Back to Visual Studio and C#: I hope you saw that Design by Contract is a cool feature because it gives semantical meaning to a routine that can be used for documentation purposes and verified by runtime checks. In C#, we do not have a similar feature, but we can easily check pre- and post-conditions. You want to know how?
Well, how do you check if a parameter value is correct or if an object is in a correct state when a method is called? I use Guard Clauses for this: before the actual logic in a method is executed, if blocks are used to identify erroneous conditions. If at least one of them is found, an exception describing the error is thrown, and this mimics exactly what happens at runtime in an Eiffel application when a caller didn’t satisfy a precondition – this indicates a bug in the client code.

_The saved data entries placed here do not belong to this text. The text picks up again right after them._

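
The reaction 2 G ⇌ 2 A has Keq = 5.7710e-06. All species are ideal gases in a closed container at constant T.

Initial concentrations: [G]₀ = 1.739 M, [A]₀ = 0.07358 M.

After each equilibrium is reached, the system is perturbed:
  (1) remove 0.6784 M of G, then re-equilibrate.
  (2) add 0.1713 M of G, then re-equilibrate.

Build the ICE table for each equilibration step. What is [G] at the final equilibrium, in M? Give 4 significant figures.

Q₀ = 0.00179 vs Keq = 5.7710e-06 ⇒ Q>K, reverse
Step 1:
                  G         A
  init        1.739   0.07358
  Δ         0.06924  -0.06924
  eq          1.808  0.004344
  solve Keq expr → x = -0.03462; check Q = 5.7710e-06
Then remove 0.6784 M of G.
Step 2:
                  G         A
  init         1.13  0.004344
  Δ        0.001626 -0.001626
  eq          1.131  0.002718
  solve Keq expr → x = -8.1290e-04; check Q = 5.7710e-06
Then add 0.1713 M of G.
Step 3:
                  G         A
  init        1.303  0.002718
  Δ       -4.1053e-04 4.1053e-04
  eq          1.302  0.003129
  solve Keq expr → x = 2.0526e-04; check Q = 5.7710e-06

[G]_eq = 1.302 M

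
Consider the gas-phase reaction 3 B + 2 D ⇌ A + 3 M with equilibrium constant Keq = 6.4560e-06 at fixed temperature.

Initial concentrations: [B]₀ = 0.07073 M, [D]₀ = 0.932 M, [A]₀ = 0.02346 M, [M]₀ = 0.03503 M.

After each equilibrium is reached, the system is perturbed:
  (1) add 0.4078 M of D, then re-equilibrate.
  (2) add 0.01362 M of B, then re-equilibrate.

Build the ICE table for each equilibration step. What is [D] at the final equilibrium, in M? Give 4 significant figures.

[D]_eq = 1.356 M

Q₀ = 0.003281 vs Keq = 6.4560e-06 ⇒ Q>K, reverse
Step 1:
                    B           D           A           M
  I           0.07073       0.932     0.02346     0.03503
  C           0.02772     0.01848   -0.009239    -0.02772
  E           0.09845      0.9505     0.01422    0.007314
  solve Keq expr → x = -0.009239; check Q = 6.4560e-06
Then add 0.4078 M of D.
Step 2:
                    B           D           A           M
  I           0.09845       1.358     0.01422    0.007314
  C         -0.001685   -0.001123  5.6156e-04    0.001685
  E           0.09676       1.357     0.01478    0.008999
  solve Keq expr → x = 5.6156e-04; check Q = 6.4560e-06
Then add 0.01362 M of B.
Step 3:
                    B           D           A           M
  I            0.1104       1.357     0.01478    0.008999
  C         -0.001081 -7.2083e-04  3.6042e-04    0.001081
  E            0.1093       1.356     0.01514     0.01008
  solve Keq expr → x = 3.6042e-04; check Q = 6.4560e-06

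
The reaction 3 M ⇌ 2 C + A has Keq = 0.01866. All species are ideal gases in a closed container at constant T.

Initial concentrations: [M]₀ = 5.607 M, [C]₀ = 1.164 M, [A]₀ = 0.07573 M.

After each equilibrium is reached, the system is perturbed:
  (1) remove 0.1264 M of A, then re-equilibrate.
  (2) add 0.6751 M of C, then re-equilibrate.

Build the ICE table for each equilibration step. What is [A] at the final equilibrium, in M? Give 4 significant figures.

[A]_eq = 0.2866 M

Q₀ = 5.8208e-04 vs Keq = 0.01866 ⇒ Q<K, forward
Step 1:
                   M          C          A
  I            5.607      1.164    0.07573
  C           -1.133     0.7555     0.3777
  E            4.474      1.919     0.4535
  solve Keq expr → x = 0.3777; check Q = 0.01866
Then remove 0.1264 M of A.
Step 2:
                   M          C          A
  I            4.474      1.919     0.3271
  C          -0.1414    0.09423    0.04712
  E            4.332      2.014     0.3742
  solve Keq expr → x = 0.04712; check Q = 0.01866
Then add 0.6751 M of C.
Step 3:
                   M          C          A
  I            4.332      2.689     0.3742
  C           0.2628    -0.1752   -0.08761
  E            4.595      2.514     0.2866
  solve Keq expr → x = -0.08761; check Q = 0.01866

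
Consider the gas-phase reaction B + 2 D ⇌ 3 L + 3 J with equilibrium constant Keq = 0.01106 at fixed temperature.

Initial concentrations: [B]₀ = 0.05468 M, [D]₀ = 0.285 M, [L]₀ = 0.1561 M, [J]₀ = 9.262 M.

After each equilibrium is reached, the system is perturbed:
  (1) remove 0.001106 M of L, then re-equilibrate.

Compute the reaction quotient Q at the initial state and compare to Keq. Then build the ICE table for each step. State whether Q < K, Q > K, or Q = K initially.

Q₀ = 680.5; Q > K (proceeds reverse)

Q₀ = 680.5 vs Keq = 0.01106 ⇒ Q>K, reverse
Step 1:
                   B          D          L          J
  I          0.05468      0.285     0.1561      9.262
  C             0.05        0.1      -0.15      -0.15
  E           0.1047      0.385   0.006099      9.112
  solve Keq expr → x = -0.05; check Q = 0.01106
Then remove 0.001106 M of L.
Step 2:
                   B          D          L          J
  I           0.1047      0.385   0.004993      9.112
  C       -3.6351e-04 -7.2702e-04   0.001091   0.001091
  E           0.1043     0.3843   0.006083      9.113
  solve Keq expr → x = 3.6351e-04; check Q = 0.01106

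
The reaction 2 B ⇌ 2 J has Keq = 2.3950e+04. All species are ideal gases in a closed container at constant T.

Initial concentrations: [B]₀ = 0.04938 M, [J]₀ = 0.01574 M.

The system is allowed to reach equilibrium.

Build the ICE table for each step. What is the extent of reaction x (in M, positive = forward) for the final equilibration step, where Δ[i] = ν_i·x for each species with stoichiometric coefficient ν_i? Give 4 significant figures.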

An implementation of the Pop method of a Stack could look like this in C#:

Guard Clause

Consequently, I argue that Guard Clauses shall be used most of the time to model precondition checks on methods. But this is the easier one of the two parts. The other one remains: how do we perform post-condition checks?
Of course, one could imagine adding something similar like Guard Clauses at the end of a method body: if blocks that check whether the returned value is valid or whether the object state was changed correctly, throwing an exception otherwise. But this is not the solution that I advise you to pursue.
Instead, there is a mechanism that you probably use already and that performs post-condition checks: automated testing. If you write and execute triangulation tests, you check that the public API of the system under test behaves correctly. Let’s have a look at a unit test checking that count is reduced by one when Pop is called.

Unit Test

In the figure above, you see that the system under test (SUT) is instantiated and brought into a relevant state in the Arrange Phase so that Pop can be executed in the Act phase without violating the precondition. Finally a check to the SUT’s state is made in the Assert Phase of the test. Again, the behavior here is exactly the same as the one of the Eiffel runtime: if a post-condition is not satisfied, an exception is thrown causing a crash. In this case, the test fails instead of crashing the application, but the conclusion is the same: somethings wrong with your supplier code – there is a bug in Stack<T>. And you use these tests while you develop your software, but you won’t ship them when deploying your solution to the customer.

Where to go from here?

There is a lot more to Design by Contract like class and loop invariants, but the fundamental part is the use of pre- and post-conditions. We’ve seen that we can introduce these into our C# projects by using Guard Clauses and automated testing (and of course this applies to other languages like C++ or Java, too). I think we can learn a lot from Design by Contract – we should really investigate if this concept could help us produce better code for Guard Clauses and especially automated tests.
There are numerous frameworks out there introducing Design by Contract to C# in other ways than proposed in this post. The most popular one is probably CodeContracts which essentially performs MSIL binary rewriting and is even able to perform some compile-time checks. We will have a look at these, too, in a future post.

Too long, didn’t read

Design by Contract is an important concept to model and implement object-oriented software, with pre- and post-condition checks being the essential element to define the semantically correct behavior of a routine / method. The Eiffel programming language has built-in support for it, but we can introduce these checks to other languages like C# by using Guard Clauses and automated tests.